Carrie Underwood has no patience for the old myth that women don't want to hear other women on the radio.
"That's BS," Underwood, 35, said in a recent interview with the "Women Want to Hear Women" show.
"Even when I was growing up, I wished there was more women on the radio," Underwood told the show's host, Elaina Smith, this week.
In fact, Underwood said the '90s country scene actually had "a lot more" women in it than there are today.
Underwood said it's hard when little girls don't see enough women at the top of the genre.
"Think about all of the little girls that are sitting at home, thinking, 'I want to be a country music singer,'" Underwood told Smith. "What do you tell them? How do you look at them and say, 'Sweetie, just work hard and you can do it!'"
Underwood also told the show she sees so many girls out there working hard to make it in country music, but aren't at the top of the charts.
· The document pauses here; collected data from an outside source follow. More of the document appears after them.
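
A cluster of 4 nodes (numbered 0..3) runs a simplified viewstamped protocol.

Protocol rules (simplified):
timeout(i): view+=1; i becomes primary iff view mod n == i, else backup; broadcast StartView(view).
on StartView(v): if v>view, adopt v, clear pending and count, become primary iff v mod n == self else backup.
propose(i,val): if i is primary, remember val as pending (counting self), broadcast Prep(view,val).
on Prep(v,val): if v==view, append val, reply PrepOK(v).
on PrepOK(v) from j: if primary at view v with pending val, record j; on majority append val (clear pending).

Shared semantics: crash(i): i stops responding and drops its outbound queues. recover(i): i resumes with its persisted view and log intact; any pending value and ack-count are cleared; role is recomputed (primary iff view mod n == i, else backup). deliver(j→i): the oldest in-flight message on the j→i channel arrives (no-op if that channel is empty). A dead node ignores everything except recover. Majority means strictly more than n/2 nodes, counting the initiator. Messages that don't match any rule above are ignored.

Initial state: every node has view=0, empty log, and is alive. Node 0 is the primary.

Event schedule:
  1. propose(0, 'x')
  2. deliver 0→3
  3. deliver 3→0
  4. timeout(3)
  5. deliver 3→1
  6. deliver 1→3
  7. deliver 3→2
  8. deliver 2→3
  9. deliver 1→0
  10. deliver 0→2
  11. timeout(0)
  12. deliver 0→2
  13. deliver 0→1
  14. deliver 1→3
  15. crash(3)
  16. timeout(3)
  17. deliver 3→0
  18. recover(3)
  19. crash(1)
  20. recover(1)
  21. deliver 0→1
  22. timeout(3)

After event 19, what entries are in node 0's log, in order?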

Meanwhile, she said, there are so many men that "some new guy has a No. 1."
"I'm like, 'Good for you, that's great, but who are you?'" Underwood continued. "And then these strong women, who are super talented and totally deserve it, are not getting the same opportunities."
She added that she really doesn't know how to change this lack of women on the charts.
Only two women are in Billboard's top 10 country songs for the week of Sept. 1. They are Bebe Rexha at No. 1 (for her duet with Florida Georgia Line on "Meant to Be") and Miranda Lambert at No. 4 (for her duet with Jason Aldean on "Drowns The Whiskey").
The rest of the top 10 include male stars like Dan + Shay, Brett Young and Thomas Rhett.
Underwood is the only woman in the top 20 with a solo song. Her single, "Cry Pretty," is currently at No. 17.
It's been a big year for the former "American Idol" star. She announced last month that she and husband Mike Fisher are expecting their second child.